Monday, January 19, 2009

The MLK March and the "P" Word

When it comes down to it, I'm not one for public speeches or even standing/sitting in a crowd for long periods of time. But the short walk down the hill known as the Annual Albuquerque Martin Luther King, Jr. Holiday March is one of my favorite things. Yesterday, the biggest "marching" group I've seen in my years of attendance walked, strutted, danced, drummed, drove real, real, real slow, performed, walked on stilts, held up signs and generally consumed the little stretch of road known as MLK boulevard.

I rode my bicycle to the event, taking a few trips up and down the parade line to better soak it all in. The size, friendliness and energy of the crowd in transit was enough to remind me that this annual Sunday is one of two or three days a year when I'm proud to be an American.

Phrases like "Proud to be an American" have, for some years now, been an official trademark of the xenophobic, the exclusionary and the fearful. Bad country-western songs (and yes, there is such a thing as "good" country-western songs, imho) get to use "Proud to be an American". People with those "Support Our Troops" magnetic flag-as-ribbon car bumper adornment have, for years now, been allowed to say it in a way that directly implies those not adorning their cars with magnetic flag-as-ribbons aren't "Proud to be an American" and probably shouldn't even be Americans.

And, it's true, many of us who walk, ride and strut in things like an MLK march have some problems with a phrase like "Proud to be an American". For one thing, it's been quite some time since our government did something worthy of instilling any pride in us whatsoever. Also, there's the whole "pride in country" thing which almost always seems to spill over into "my country right or wrong", "my country: love it or leave it", "special ID cards for those in our country who aren't from our country" most or all of the way down the slippery slope to things like approving torture, internment camps and beyond.

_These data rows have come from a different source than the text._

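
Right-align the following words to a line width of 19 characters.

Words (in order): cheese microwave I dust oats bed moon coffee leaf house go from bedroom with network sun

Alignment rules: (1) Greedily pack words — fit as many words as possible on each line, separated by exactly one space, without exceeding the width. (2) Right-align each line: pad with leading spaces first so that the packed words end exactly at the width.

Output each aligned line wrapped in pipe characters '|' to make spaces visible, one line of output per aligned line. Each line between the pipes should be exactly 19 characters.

Answer: | cheese microwave I|
| dust oats bed moon|
|  coffee leaf house|
|    go from bedroom|
|   with network sun|

Derivation:
Line 1: ['cheese', 'microwave', 'I'] (min_width=18, slack=1)
Line 2: ['dust', 'oats', 'bed', 'moon'] (min_width=18, slack=1)
Line 3: ['coffee', 'leaf', 'house'] (min_width=17, slack=2)
Line 4: ['go', 'from', 'bedroom'] (min_width=15, slack=4)
Line 5: ['with', 'network', 'sun'] (min_width=16, slack=3)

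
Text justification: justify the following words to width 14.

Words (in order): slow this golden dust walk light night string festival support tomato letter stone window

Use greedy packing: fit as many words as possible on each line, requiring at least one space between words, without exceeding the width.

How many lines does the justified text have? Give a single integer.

Answer: 8

Derivation:
Line 1: ['slow', 'this'] (min_width=9, slack=5)
Line 2: ['golden', 'dust'] (min_width=11, slack=3)
Line 3: ['walk', 'light'] (min_width=10, slack=4)
Line 4: ['night', 'string'] (min_width=12, slack=2)
Line 5: ['festival'] (min_width=8, slack=6)
Line 6: ['support', 'tomato'] (min_width=14, slack=0)
Line 7: ['letter', 'stone'] (min_width=12, slack=2)
Line 8: ['window'] (min_width=6, slack=8)
Total lines: 8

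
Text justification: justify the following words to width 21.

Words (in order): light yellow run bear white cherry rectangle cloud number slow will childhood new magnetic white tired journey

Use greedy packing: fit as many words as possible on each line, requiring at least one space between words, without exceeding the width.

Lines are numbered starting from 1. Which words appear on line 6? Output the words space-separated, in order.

Line 1: ['light', 'yellow', 'run', 'bear'] (min_width=21, slack=0)
Line 2: ['white', 'cherry'] (min_width=12, slack=9)
Line 3: ['rectangle', 'cloud'] (min_width=15, slack=6)
Line 4: ['number', 'slow', 'will'] (min_width=16, slack=5)
Line 5: ['childhood', 'new'] (min_width=13, slack=8)
Line 6: ['magnetic', 'white', 'tired'] (min_width=20, slack=1)
Line 7: ['journey'] (min_width=7, slack=14)

Answer: magnetic white tired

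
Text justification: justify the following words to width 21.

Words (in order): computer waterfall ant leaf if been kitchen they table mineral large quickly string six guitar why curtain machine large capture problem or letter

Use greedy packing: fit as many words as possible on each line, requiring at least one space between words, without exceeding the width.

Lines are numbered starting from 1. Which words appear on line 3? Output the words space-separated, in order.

Answer: kitchen they table

Derivation:
Line 1: ['computer', 'waterfall'] (min_width=18, slack=3)
Line 2: ['ant', 'leaf', 'if', 'been'] (min_width=16, slack=5)
Line 3: ['kitchen', 'they', 'table'] (min_width=18, slack=3)
Line 4: ['mineral', 'large', 'quickly'] (min_width=21, slack=0)
Line 5: ['string', 'six', 'guitar', 'why'] (min_width=21, slack=0)
Line 6: ['curtain', 'machine', 'large'] (min_width=21, slack=0)
Line 7: ['capture', 'problem', 'or'] (min_width=18, slack=3)
Line 8: ['letter'] (min_width=6, slack=15)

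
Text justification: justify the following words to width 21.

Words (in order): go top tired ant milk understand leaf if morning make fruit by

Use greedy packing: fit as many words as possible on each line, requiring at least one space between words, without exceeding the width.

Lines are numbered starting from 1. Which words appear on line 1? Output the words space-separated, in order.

Answer: go top tired ant milk

Derivation:
Line 1: ['go', 'top', 'tired', 'ant', 'milk'] (min_width=21, slack=0)
Line 2: ['understand', 'leaf', 'if'] (min_width=18, slack=3)
Line 3: ['morning', 'make', 'fruit', 'by'] (min_width=21, slack=0)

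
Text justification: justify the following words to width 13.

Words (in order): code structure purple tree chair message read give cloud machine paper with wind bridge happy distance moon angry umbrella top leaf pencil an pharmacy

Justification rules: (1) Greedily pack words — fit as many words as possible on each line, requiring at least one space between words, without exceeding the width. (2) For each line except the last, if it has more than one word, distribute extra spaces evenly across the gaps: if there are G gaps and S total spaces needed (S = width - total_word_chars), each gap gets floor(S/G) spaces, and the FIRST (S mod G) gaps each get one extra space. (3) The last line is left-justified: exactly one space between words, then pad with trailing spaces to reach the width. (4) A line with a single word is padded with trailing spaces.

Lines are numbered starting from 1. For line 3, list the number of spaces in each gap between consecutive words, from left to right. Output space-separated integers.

Line 1: ['code'] (min_width=4, slack=9)
Line 2: ['structure'] (min_width=9, slack=4)
Line 3: ['purple', 'tree'] (min_width=11, slack=2)
Line 4: ['chair', 'message'] (min_width=13, slack=0)
Line 5: ['read', 'give'] (min_width=9, slack=4)
Line 6: ['cloud', 'machine'] (min_width=13, slack=0)
Line 7: ['paper', 'with'] (min_width=10, slack=3)
Line 8: ['wind', 'bridge'] (min_width=11, slack=2)
Line 9: ['happy'] (min_width=5, slack=8)
Line 10: ['distance', 'moon'] (min_width=13, slack=0)
Line 11: ['angry'] (min_width=5, slack=8)
Line 12: ['umbrella', 'top'] (min_width=12, slack=1)
Line 13: ['leaf', 'pencil'] (min_width=11, slack=2)
Line 14: ['an', 'pharmacy'] (min_width=11, slack=2)

Answer: 3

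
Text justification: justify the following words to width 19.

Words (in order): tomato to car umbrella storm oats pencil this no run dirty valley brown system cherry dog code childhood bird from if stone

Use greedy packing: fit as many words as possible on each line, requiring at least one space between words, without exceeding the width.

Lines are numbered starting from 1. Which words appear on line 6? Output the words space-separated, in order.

Line 1: ['tomato', 'to', 'car'] (min_width=13, slack=6)
Line 2: ['umbrella', 'storm', 'oats'] (min_width=19, slack=0)
Line 3: ['pencil', 'this', 'no', 'run'] (min_width=18, slack=1)
Line 4: ['dirty', 'valley', 'brown'] (min_width=18, slack=1)
Line 5: ['system', 'cherry', 'dog'] (min_width=17, slack=2)
Line 6: ['code', 'childhood', 'bird'] (min_width=19, slack=0)
Line 7: ['from', 'if', 'stone'] (min_width=13, slack=6)

Answer: code childhood bird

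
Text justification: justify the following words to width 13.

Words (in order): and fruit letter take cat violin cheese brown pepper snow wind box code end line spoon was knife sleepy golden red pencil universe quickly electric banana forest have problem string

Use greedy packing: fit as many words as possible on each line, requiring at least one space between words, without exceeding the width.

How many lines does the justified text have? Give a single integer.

Line 1: ['and', 'fruit'] (min_width=9, slack=4)
Line 2: ['letter', 'take'] (min_width=11, slack=2)
Line 3: ['cat', 'violin'] (min_width=10, slack=3)
Line 4: ['cheese', 'brown'] (min_width=12, slack=1)
Line 5: ['pepper', 'snow'] (min_width=11, slack=2)
Line 6: ['wind', 'box', 'code'] (min_width=13, slack=0)
Line 7: ['end', 'line'] (min_width=8, slack=5)
Line 8: ['spoon', 'was'] (min_width=9, slack=4)
Line 9: ['knife', 'sleepy'] (min_width=12, slack=1)
Line 10: ['golden', 'red'] (min_width=10, slack=3)
Line 11: ['pencil'] (min_width=6, slack=7)
Line 12: ['universe'] (min_width=8, slack=5)
Line 13: ['quickly'] (min_width=7, slack=6)
Line 14: ['electric'] (min_width=8, slack=5)
Line 15: ['banana', 'forest'] (min_width=13, slack=0)
Line 16: ['have', 'problem'] (min_width=12, slack=1)
Line 17: ['string'] (min_width=6, slack=7)
Total lines: 17

Answer: 17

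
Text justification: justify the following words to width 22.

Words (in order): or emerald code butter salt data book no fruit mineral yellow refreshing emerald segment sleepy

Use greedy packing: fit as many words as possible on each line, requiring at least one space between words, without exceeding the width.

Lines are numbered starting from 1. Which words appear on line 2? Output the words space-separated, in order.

Answer: salt data book no

Derivation:
Line 1: ['or', 'emerald', 'code', 'butter'] (min_width=22, slack=0)
Line 2: ['salt', 'data', 'book', 'no'] (min_width=17, slack=5)
Line 3: ['fruit', 'mineral', 'yellow'] (min_width=20, slack=2)
Line 4: ['refreshing', 'emerald'] (min_width=18, slack=4)
Line 5: ['segment', 'sleepy'] (min_width=14, slack=8)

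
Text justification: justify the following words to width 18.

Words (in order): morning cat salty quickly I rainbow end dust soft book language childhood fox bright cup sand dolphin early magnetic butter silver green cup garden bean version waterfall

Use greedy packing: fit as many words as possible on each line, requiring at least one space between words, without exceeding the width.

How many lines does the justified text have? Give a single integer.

Answer: 10

Derivation:
Line 1: ['morning', 'cat', 'salty'] (min_width=17, slack=1)
Line 2: ['quickly', 'I', 'rainbow'] (min_width=17, slack=1)
Line 3: ['end', 'dust', 'soft', 'book'] (min_width=18, slack=0)
Line 4: ['language', 'childhood'] (min_width=18, slack=0)
Line 5: ['fox', 'bright', 'cup'] (min_width=14, slack=4)
Line 6: ['sand', 'dolphin', 'early'] (min_width=18, slack=0)
Line 7: ['magnetic', 'butter'] (min_width=15, slack=3)
Line 8: ['silver', 'green', 'cup'] (min_width=16, slack=2)
Line 9: ['garden', 'bean'] (min_width=11, slack=7)
Line 10: ['version', 'waterfall'] (min_width=17, slack=1)
Total lines: 10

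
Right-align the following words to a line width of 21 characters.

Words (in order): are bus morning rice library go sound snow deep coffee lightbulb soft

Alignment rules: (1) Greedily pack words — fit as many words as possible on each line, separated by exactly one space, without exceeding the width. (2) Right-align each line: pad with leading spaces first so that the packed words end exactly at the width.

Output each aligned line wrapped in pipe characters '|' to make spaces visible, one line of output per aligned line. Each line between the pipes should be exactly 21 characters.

Line 1: ['are', 'bus', 'morning', 'rice'] (min_width=20, slack=1)
Line 2: ['library', 'go', 'sound', 'snow'] (min_width=21, slack=0)
Line 3: ['deep', 'coffee', 'lightbulb'] (min_width=21, slack=0)
Line 4: ['soft'] (min_width=4, slack=17)

Answer: | are bus morning rice|
|library go sound snow|
|deep coffee lightbulb|
|                 soft|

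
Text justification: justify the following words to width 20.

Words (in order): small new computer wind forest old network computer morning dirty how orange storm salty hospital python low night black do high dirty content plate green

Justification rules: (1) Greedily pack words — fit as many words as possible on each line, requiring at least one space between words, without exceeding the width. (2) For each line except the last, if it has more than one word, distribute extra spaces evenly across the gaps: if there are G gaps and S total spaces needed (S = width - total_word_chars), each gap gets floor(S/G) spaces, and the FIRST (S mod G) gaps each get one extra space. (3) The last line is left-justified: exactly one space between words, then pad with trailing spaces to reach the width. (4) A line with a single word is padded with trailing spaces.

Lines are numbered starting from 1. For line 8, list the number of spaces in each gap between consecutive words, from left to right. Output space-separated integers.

Answer: 2 1

Derivation:
Line 1: ['small', 'new', 'computer'] (min_width=18, slack=2)
Line 2: ['wind', 'forest', 'old'] (min_width=15, slack=5)
Line 3: ['network', 'computer'] (min_width=16, slack=4)
Line 4: ['morning', 'dirty', 'how'] (min_width=17, slack=3)
Line 5: ['orange', 'storm', 'salty'] (min_width=18, slack=2)
Line 6: ['hospital', 'python', 'low'] (min_width=19, slack=1)
Line 7: ['night', 'black', 'do', 'high'] (min_width=19, slack=1)
Line 8: ['dirty', 'content', 'plate'] (min_width=19, slack=1)
Line 9: ['green'] (min_width=5, slack=15)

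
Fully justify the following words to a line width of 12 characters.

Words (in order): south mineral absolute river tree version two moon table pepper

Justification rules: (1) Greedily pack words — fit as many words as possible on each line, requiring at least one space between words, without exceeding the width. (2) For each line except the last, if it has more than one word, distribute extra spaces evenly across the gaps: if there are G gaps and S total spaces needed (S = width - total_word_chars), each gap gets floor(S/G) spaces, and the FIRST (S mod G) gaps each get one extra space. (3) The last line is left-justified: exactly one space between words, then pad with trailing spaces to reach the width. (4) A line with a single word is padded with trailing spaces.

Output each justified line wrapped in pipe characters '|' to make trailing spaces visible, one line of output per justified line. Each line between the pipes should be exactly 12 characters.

Line 1: ['south'] (min_width=5, slack=7)
Line 2: ['mineral'] (min_width=7, slack=5)
Line 3: ['absolute'] (min_width=8, slack=4)
Line 4: ['river', 'tree'] (min_width=10, slack=2)
Line 5: ['version', 'two'] (min_width=11, slack=1)
Line 6: ['moon', 'table'] (min_width=10, slack=2)
Line 7: ['pepper'] (min_width=6, slack=6)

Answer: |south       |
|mineral     |
|absolute    |
|river   tree|
|version  two|
|moon   table|
|pepper      |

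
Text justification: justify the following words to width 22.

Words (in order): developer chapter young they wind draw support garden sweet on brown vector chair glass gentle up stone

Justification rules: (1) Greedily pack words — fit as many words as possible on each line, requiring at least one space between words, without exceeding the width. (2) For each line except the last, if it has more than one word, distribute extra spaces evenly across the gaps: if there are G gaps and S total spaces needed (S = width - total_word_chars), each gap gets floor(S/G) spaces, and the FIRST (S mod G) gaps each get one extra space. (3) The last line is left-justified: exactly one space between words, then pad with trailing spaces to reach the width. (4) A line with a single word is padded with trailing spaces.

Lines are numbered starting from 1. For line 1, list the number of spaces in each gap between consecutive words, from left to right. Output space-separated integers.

Line 1: ['developer', 'chapter'] (min_width=17, slack=5)
Line 2: ['young', 'they', 'wind', 'draw'] (min_width=20, slack=2)
Line 3: ['support', 'garden', 'sweet'] (min_width=20, slack=2)
Line 4: ['on', 'brown', 'vector', 'chair'] (min_width=21, slack=1)
Line 5: ['glass', 'gentle', 'up', 'stone'] (min_width=21, slack=1)

Answer: 6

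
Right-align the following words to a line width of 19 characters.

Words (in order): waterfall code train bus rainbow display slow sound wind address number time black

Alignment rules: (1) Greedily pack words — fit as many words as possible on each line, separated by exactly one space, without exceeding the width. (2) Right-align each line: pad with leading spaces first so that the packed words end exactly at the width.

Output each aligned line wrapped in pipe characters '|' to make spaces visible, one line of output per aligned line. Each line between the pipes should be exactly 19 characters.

Answer: |     waterfall code|
|  train bus rainbow|
| display slow sound|
|wind address number|
|         time black|

Derivation:
Line 1: ['waterfall', 'code'] (min_width=14, slack=5)
Line 2: ['train', 'bus', 'rainbow'] (min_width=17, slack=2)
Line 3: ['display', 'slow', 'sound'] (min_width=18, slack=1)
Line 4: ['wind', 'address', 'number'] (min_width=19, slack=0)
Line 5: ['time', 'black'] (min_width=10, slack=9)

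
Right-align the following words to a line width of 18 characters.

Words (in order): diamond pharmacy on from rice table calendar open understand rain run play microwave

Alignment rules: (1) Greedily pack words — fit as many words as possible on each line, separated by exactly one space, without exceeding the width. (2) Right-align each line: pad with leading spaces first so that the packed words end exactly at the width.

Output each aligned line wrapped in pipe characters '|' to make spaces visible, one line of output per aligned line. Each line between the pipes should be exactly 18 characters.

Line 1: ['diamond', 'pharmacy'] (min_width=16, slack=2)
Line 2: ['on', 'from', 'rice', 'table'] (min_width=18, slack=0)
Line 3: ['calendar', 'open'] (min_width=13, slack=5)
Line 4: ['understand', 'rain'] (min_width=15, slack=3)
Line 5: ['run', 'play', 'microwave'] (min_width=18, slack=0)

Answer: |  diamond pharmacy|
|on from rice table|
|     calendar open|
|   understand rain|
|run play microwave|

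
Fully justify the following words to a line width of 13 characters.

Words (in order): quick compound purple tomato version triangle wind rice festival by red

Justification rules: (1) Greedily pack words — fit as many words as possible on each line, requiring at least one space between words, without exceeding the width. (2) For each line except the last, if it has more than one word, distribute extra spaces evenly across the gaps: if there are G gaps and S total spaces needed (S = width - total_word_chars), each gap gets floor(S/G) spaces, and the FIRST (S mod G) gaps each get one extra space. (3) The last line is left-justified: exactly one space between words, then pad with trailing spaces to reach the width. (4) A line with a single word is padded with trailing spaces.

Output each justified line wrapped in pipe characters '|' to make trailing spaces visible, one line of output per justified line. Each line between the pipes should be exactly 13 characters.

Answer: |quick        |
|compound     |
|purple tomato|
|version      |
|triangle wind|
|rice festival|
|by red       |

Derivation:
Line 1: ['quick'] (min_width=5, slack=8)
Line 2: ['compound'] (min_width=8, slack=5)
Line 3: ['purple', 'tomato'] (min_width=13, slack=0)
Line 4: ['version'] (min_width=7, slack=6)
Line 5: ['triangle', 'wind'] (min_width=13, slack=0)
Line 6: ['rice', 'festival'] (min_width=13, slack=0)
Line 7: ['by', 'red'] (min_width=6, slack=7)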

Nevertheless, alongside baseball's Opening Day (don't laugh), and any day I hear a jazz record from the year 1956, I feel that rare emotion of pride in country during the MLK march. I don't stick around for the speeches really, or even much like the series of prayers and hymns to country that start the speechifying.

But the walk is real special. In my own little Private Idaho of Pride, the crowd would walk, strut and perform its way down MLK to hear a Sonny Rollins concert at Civic Plaza, or watch a baseball game, but that's just me.

And, just me, I wouldn't go to the Mall in Washington and fight those crowds to see President Obama inaugurated. It's just not my scene. But I wouldn't mind walking to the Mall, and I think I'm gonna have to add January 20, 2009 to the list of days when I feel "Proud to be an American". No magnetic flag-as-ribbon adorned car bumper necessary.


Anonymous said...

Pithecanthropus Erectus?

jscotkey said...

I know it's hard to pick, but '56 is a pretty darn good year:


1. C. Mingus Pithecanthropus Erectus
2. Modern Jazz Quartet: Fontessa
3. Thelonious Monk: Brilliant Corners
4. Sonny Rollins: Saxophone Colossus
5. George Russell: Jazz Workshop
6. L. Tristano: New York Improvisations
7. Max Roach: Plus Four
8. John Lewis: Grand Encounter
9. Horace Silver Six Pieces of Silver
10. Kenny Burrell: All Night Long
11. Lucky Thompson: Tricotism
12. Phineas Newborn: Piano Artistry
13. Miles Davis: Round About Midnight
14. Zoot Sims: Tonite's Music Today
15. Mel Torme`: Touch
16. Quincy Jones: How I Feel About Jazz
17. Stan Kenton: Cuban Fire
18. J. Giuffre: The Jimmy Giuffre Clarinet
19. J. Smith: A New Star A New Sound

I know it's not Miles' best year, but Saxophone Colossus alone makes it a great year. And there's a great one from Monk! Then you've got everything from Stan Kenton (still) to Quincy Jones. And Lennie can't forget him or Jimmy Giuffre. And did I mention the Horace Silver record?

jscotkey said...

And that's not even including the great Mingus and his band. I'll stop now.